A vigília pascal é a celebração central e mais solene do calendário litúrgico. É uma comemoração jubilosa de toda a história da salvação, na qual o mistério da nossa redenção é renovado
Pe. Rafael Ramón Ibarguren Schindler*, EP
Na realidade, cada missa também torna esse mistério presente e completo. Mas naquela noite sagrada acontece a chamada “mãe de todas as vigílias” … e de toda a Eucaristia.
O que significa a palavra “Páscoa”? Significa “passagem”. Esta palavra se identifica com a passagem do povo de Israel da escravidão do Egito para a terra prometida, um sinal, por sua vez, da passagem da morte e do pecado para a nova vida em Cristo.

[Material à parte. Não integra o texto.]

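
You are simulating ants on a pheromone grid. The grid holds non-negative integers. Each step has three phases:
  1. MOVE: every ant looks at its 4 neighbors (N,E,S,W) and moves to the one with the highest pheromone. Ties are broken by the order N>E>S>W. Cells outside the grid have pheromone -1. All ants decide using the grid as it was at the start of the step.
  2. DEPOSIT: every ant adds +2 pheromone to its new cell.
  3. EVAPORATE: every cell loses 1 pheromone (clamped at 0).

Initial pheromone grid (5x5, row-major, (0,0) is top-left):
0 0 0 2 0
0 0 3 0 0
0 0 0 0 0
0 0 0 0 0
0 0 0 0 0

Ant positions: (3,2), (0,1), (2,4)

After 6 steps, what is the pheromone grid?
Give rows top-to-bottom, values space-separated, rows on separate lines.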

Mas essa palavra “passagem”, alude acima de tudo e imediatamente à passagem de Deus na noite da libertação do povo escolhido, através do seu Anjo exterminador. Como é sabido, por mandato divino transmitido a Moisés, os judeus marcaram as portas de suas casas com o sangue do cordeiro pascal sacrificado. Então, quando o anjo justiceiro, que em seu desígnio espalhou a última praga que foi a morte dos primogênitos, atravessou as casas dos hebreus marcados com aquele sangue, “passou” direto, seguindo seu caminho. Mas, nas casas dos egípcios que não tinham tal marca, ele os castigou entrando e matando os filhos mais velhos.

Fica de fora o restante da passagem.